Pseudo-lidar bridged half of the gap between RGB-based and lidar based 3D object detection but does not perform well for far-away object. Pseudo-lidar++ uses sparse 3D measurement to de-bias the depth estimation.
The Uber ATG group also publishes several papers (ContFuse, MMF) on this idea, although not as explicit as the pseudo-lidar paper or this one.
Key ideas
- The depth estimation error from monocular images are not random but rather systematic.

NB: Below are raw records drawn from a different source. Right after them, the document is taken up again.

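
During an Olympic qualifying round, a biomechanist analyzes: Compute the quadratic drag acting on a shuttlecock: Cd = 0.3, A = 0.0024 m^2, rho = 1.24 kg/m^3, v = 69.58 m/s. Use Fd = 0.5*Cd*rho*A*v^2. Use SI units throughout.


Fd = 0.5 * Cd * rho * A * v^2
Fd = 0.5 * 0.3 * 1.24 * 0.0024 * 69.58^2
v^2 = 4841.3764
Fd = 0.5 * 0.3 * 1.24 * 0.0024 * 4841.3764 = 2.1612 N

2.1612 N


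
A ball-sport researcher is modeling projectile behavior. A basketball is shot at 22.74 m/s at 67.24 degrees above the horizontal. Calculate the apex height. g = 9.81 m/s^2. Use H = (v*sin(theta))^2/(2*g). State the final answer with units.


H = (v*sin(theta))^2 / (2*g)
vy = v*sin(theta) = 22.74 * sin(67.24 deg) = 20.9693 m/s
H = vy^2 / (2*g) = 439.7122 / (2*9.81)
H = 439.7122 / 19.62 = 22.4114 m

22.4114 m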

- Idea #1: SDN (stereo depth network) to address the issue that neural network designed to optimize disparity over-emphasize nearby objects due to reciprocal transformation. $\delta Z \propto Z^2 \delta D$
- The idea of optimizing distance loss instead of disparity is rather staightforward.
- The change of depth cost volume instead of disparity cost volumn (as per PSMNet, SOTA for stereo depth estimation).
- Idea #2: Depth correction algorithms (GDC: graph depth correction)
- two step optimization process: learn the depth relationship of different neighbors first $W$, then use the relationship to constrain the depth changes.
Technical details
- The depth estimation from stereo or other image is imprecise in nature that the horizontal coordinates have to be quantized.
- At IOU 0.5, with the aid of only 4 lidar beams, PL++ is boosted to a level comparable to models with 64-beam lidar.
- 4-beam lidar performs well on faraway objects, while replacing the points (not the neighbors) hinders detection of faraway objects.
- Synthesized few line lidar data based on angular separation spec of Ibeo lidar, instead of just selecting 2 or 4 lines randomly.
Notes
- Apply this to radar data (single line lidar?) and see if this improves results.
- Need to read PSMNet. This seems to regress disparity via classification?